Fuel Processors are chemical reaction systems that use fuel reformers to convert hydrocarbons into hydrogen-rich synthesis gases (syngas). While syngas can be used in a variety of applications Aspen Products Group, Inc. (APG) is developing fuel processors to generate hydrogen-rich synthesis gases usable in fuel cells. APG has developed fuel processors sized to power fuel cells rated from 2 to 5 kWe. The processors shown below convert military logistic fuels (Jet A, JP 5, JP 8, and diesel) into gases usable in solid oxide fuel cells. They are advanced thermally integrated reactors that employ desulfurization technologies to remove sulfur from liquid logistic fuels or from the gaseous product gas.

Development of effective fuel processors for military fuels presents materials, process, and hardware design challenges. Catalysts need to be highly active, sulfur tolerant, durable, and capable of reacting aromatic and other heavy hydrocarbons.
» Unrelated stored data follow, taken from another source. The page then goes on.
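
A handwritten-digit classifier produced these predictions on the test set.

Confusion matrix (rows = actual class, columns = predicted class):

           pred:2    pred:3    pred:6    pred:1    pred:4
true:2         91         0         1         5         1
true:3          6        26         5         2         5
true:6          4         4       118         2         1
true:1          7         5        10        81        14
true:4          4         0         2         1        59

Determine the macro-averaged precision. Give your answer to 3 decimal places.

Per-class precision (TP/(TP+FP)):
  2: TP=91, FP=6+4+7+4=21 → 91/112 = 0.8125
  3: TP=26, FP=0+4+5+0=9 → 26/35 = 0.7429
  6: TP=118, FP=1+5+10+2=18 → 118/136 = 0.8676
  1: TP=81, FP=5+2+2+1=10 → 81/91 = 0.8901
  4: TP=59, FP=1+5+1+14=21 → 59/80 = 0.7375
Macro-precision = mean = (0.8125 + 0.7429 + 0.8676 + 0.8901 + 0.7375) / 5 = 0.810

0.810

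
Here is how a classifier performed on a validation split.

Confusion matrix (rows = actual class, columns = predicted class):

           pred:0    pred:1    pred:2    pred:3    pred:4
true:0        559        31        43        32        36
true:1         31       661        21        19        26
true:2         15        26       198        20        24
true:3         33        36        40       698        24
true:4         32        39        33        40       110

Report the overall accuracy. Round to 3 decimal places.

0.787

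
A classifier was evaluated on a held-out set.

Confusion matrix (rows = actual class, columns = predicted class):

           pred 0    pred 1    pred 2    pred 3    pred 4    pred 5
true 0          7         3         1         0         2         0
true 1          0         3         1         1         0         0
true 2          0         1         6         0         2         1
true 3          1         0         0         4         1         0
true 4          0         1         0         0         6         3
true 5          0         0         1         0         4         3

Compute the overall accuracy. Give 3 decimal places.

Accuracy = trace / total = (7+3+6+4+6+3=29) / 52 = 29/52 = 0.558

0.558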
Reactors need to provide good fuel vaporization and mixture with air or other vapors and gases, operate at low pressure drop, prevent non-selective reactions (coking), have good thermal conductivity and be durable and chemically compatible. Fuel processor system designs for military use are configured to be compact and light weight and operate without the need to carry additional water. Often overall efficiency is sacrificed to achieve low weight and volume. Stationary fuel cells are usually designed for high efficiency resulting in much heavier (and costlier) systems.

Within the scope of military missions, fuel processor designs can be optimized to further minimize weight and volume. The figure shows two approaches to meet mission needs. A fuel processor that removes sulfur after the reformer is more attractive for short or low power missions, while removal of sulfur from liquids before the processor is preferred when mission energy requirements are higher. The APG systems shown were designed to meet these challenges.